Dominic Raab has suggested that the highly anticipated Sue Gray report into parties at No 10 will not be published in full.
Although the Justice Secretary said there would be “full transparency” around the Gray report, he refused to confirm that it would be published in full.
Asked if the public will be permitted to see the report in totality, Mr Raab told the BBC’s Sunday Morning programme: “The substances of the findings will be. There will be full transparency.”
When pressed on whether the report will be published in full, Mr Raab said: “I’m not quite sure the shape and form it will come, but the PM has been clear there will be full transparency around this so that people can see.”

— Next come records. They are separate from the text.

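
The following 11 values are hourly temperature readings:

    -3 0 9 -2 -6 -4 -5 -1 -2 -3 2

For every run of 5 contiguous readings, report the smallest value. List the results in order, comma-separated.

(-3, 0, 9, -2, -6) → min -6
(0, 9, -2, -6, -4) → min -6
(9, -2, -6, -4, -5) → min -6
(-2, -6, -4, -5, -1) → min -6
(-6, -4, -5, -1, -2) → min -6
(-4, -5, -1, -2, -3) → min -5
(-5, -1, -2, -3, 2) → min -5

-6, -6, -6, -6, -6, -5, -5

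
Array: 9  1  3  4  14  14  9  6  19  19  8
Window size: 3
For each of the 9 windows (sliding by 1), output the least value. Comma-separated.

1, 1, 3, 4, 9, 6, 6, 6, 8

[9, 1, 3] → min 1
[1, 3, 4] → min 1
[3, 4, 14] → min 3
[4, 14, 14] → min 4
[14, 14, 9] → min 9
[14, 9, 6] → min 6
[9, 6, 19] → min 6
[6, 19, 19] → min 6
[19, 19, 8] → min 8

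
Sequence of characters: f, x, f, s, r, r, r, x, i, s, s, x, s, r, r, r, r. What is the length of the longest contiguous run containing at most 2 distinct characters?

5

add f: window [f] (1 distinct), len 1
add x: window [f, x] (2 distinct), len 2
add f: window [f, x, f] (2 distinct), len 3
add s: window [f, s] (2 distinct), len 2
add r: window [s, r] (2 distinct), len 2
add r: window [s, r, r] (2 distinct), len 3
add r: window [s, r, r, r] (2 distinct), len 4
add x: window [r, r, r, x] (2 distinct), len 4
add i: window [x, i] (2 distinct), len 2
add s: window [i, s] (2 distinct), len 2
add s: window [i, s, s] (2 distinct), len 3
add x: window [s, s, x] (2 distinct), len 3
add s: window [s, s, x, s] (2 distinct), len 4
add r: window [s, r] (2 distinct), len 2
add r: window [s, r, r] (2 distinct), len 3
add r: window [s, r, r, r] (2 distinct), len 4
add r: window [s, r, r, r, r] (2 distinct), len 5
Longest length with ≤2 distinct: 5.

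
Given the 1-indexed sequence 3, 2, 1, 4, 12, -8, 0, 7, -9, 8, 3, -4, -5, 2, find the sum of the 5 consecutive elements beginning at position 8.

5

Elements at indices 8..12: 7, -9, 8, 3, -4
sum(7, -9, 8, 3, -4) = 5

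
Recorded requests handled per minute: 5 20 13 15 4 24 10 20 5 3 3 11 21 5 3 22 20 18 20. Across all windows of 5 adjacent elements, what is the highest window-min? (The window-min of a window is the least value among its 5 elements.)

4

Each size-5 window and its min:
5 20 13 15 4 → min 4
20 13 15 4 24 → min 4
13 15 4 24 10 → min 4
15 4 24 10 20 → min 4
4 24 10 20 5 → min 4
24 10 20 5 3 → min 3
10 20 5 3 3 → min 3
20 5 3 3 11 → min 3
5 3 3 11 21 → min 3
3 3 11 21 5 → min 3
3 11 21 5 3 → min 3
11 21 5 3 22 → min 3
21 5 3 22 20 → min 3
5 3 22 20 18 → min 3
3 22 20 18 20 → min 3
Highest of these is 4.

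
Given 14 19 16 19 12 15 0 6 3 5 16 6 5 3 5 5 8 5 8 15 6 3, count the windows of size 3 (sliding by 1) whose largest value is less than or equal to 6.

[14, 19, 16] → max 19
[19, 16, 19] → max 19
[16, 19, 12] → max 19
[19, 12, 15] → max 19
[12, 15, 0] → max 15
[15, 0, 6] → max 15
[0, 6, 3] → max 6  ≤ 6 ✓
[6, 3, 5] → max 6  ≤ 6 ✓
[3, 5, 16] → max 16
[5, 16, 6] → max 16
[16, 6, 5] → max 16
[6, 5, 3] → max 6  ≤ 6 ✓
[5, 3, 5] → max 5  ≤ 6 ✓
[3, 5, 5] → max 5  ≤ 6 ✓
[5, 5, 8] → max 8
[5, 8, 5] → max 8
[8, 5, 8] → max 8
[5, 8, 15] → max 15
[8, 15, 6] → max 15
[15, 6, 3] → max 15
5 windows satisfy the condition.

5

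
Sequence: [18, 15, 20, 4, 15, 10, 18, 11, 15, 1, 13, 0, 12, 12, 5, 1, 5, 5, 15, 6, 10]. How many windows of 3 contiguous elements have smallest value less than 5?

11

[18, 15, 20] → min 15
[15, 20, 4] → min 4  < 5 ✓
[20, 4, 15] → min 4  < 5 ✓
[4, 15, 10] → min 4  < 5 ✓
[15, 10, 18] → min 10
[10, 18, 11] → min 10
[18, 11, 15] → min 11
[11, 15, 1] → min 1  < 5 ✓
[15, 1, 13] → min 1  < 5 ✓
[1, 13, 0] → min 0  < 5 ✓
[13, 0, 12] → min 0  < 5 ✓
[0, 12, 12] → min 0  < 5 ✓
[12, 12, 5] → min 5
[12, 5, 1] → min 1  < 5 ✓
[5, 1, 5] → min 1  < 5 ✓
[1, 5, 5] → min 1  < 5 ✓
[5, 5, 15] → min 5
[5, 15, 6] → min 5
[15, 6, 10] → min 6
11 windows satisfy the condition.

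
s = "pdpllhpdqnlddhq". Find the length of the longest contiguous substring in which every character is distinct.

add p: [p] len 1
add d: [p, d] len 2
add p (repeat p, move left end past it): [d, p] len 2
add l: [d, p, l] len 3
add l (repeat l, move left end past it): [l] len 1
add h: [l, h] len 2
add p: [l, h, p] len 3
add d: [l, h, p, d] len 4
add q: [l, h, p, d, q] len 5
add n: [l, h, p, d, q, n] len 6
add l (repeat l, move left end past it): [h, p, d, q, n, l] len 6
add d (repeat d, move left end past it): [q, n, l, d] len 4
add d (repeat d, move left end past it): [d] len 1
add h: [d, h] len 2
add q: [d, h, q] len 3
Longest all-distinct length: 6.

6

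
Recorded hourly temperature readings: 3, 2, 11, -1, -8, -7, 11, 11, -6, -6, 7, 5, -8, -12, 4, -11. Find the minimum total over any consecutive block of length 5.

[3, 2, 11, -1, -8] → sum 7
[2, 11, -1, -8, -7] → sum -3
[11, -1, -8, -7, 11] → sum 6
[-1, -8, -7, 11, 11] → sum 6
[-8, -7, 11, 11, -6] → sum 1
[-7, 11, 11, -6, -6] → sum 3
[11, 11, -6, -6, 7] → sum 17
[11, -6, -6, 7, 5] → sum 11
[-6, -6, 7, 5, -8] → sum -8
[-6, 7, 5, -8, -12] → sum -14
[7, 5, -8, -12, 4] → sum -4
[5, -8, -12, 4, -11] → sum -22
Minimum of these is -22.

-22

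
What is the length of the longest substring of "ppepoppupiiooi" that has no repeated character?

3

[p] len 1
[p] len 1
[p, e] len 2
[e, p] len 2
[e, p, o] len 3
[o, p] len 2
[p] len 1
[p, u] len 2
[u, p] len 2
[u, p, i] len 3
[i] len 1
[i, o] len 2
[o] len 1
[o, i] len 2
Longest all-distinct length: 3.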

Last week Tory MPs raised concerns that Ms Gray’s report could be redacted, prompting calls for all senior figures referenced in the inquiry to be named. However, No 10 has previously insisted that the report will be published in full.
Angela Rayner, Labour’s deputy leader, stressed that “all accompanying evidence” must be disclosed after Ms Gray presents her report to the prime minister.
She said: “Boris Johnson cannot be allowed to cover-up or obscure any of the truth when he has insisted on a hugely protracted internal probe to tell him which parties he attended and what happened in his own home.”
Inquiry widened to include allegations of parties in Downing Street flat
Meanwhile, in what will be seen as a further blow to the Prime Minister, The Sunday Times reported Ms Gray has widened her inquiry to include allegations that parties were held in his Downing Street flat.
The paper said that two aides, Henry Newman and Josh Grimstone – both said to be friends of Mr Johnson’s wife Carrie – visited the flat over No 11 on numerous occasions during lockdown.
Initially Ms Gray was said to have accepted the visits were for work purposes, however investigators were reported to have questioned why they were spending so much time in Downing Street when they were working for the Cabinet Office.
Mr Raab insisted Tory MPs were rallying behind the Mr Johnson although he acknowledged the PM would have to resign if he was found to have misled Parliament.
“The code of conduct for ministers is very clear that if you mislead Parliament it is a resigning matter,” he told the BBC’s Sunday Morning programme.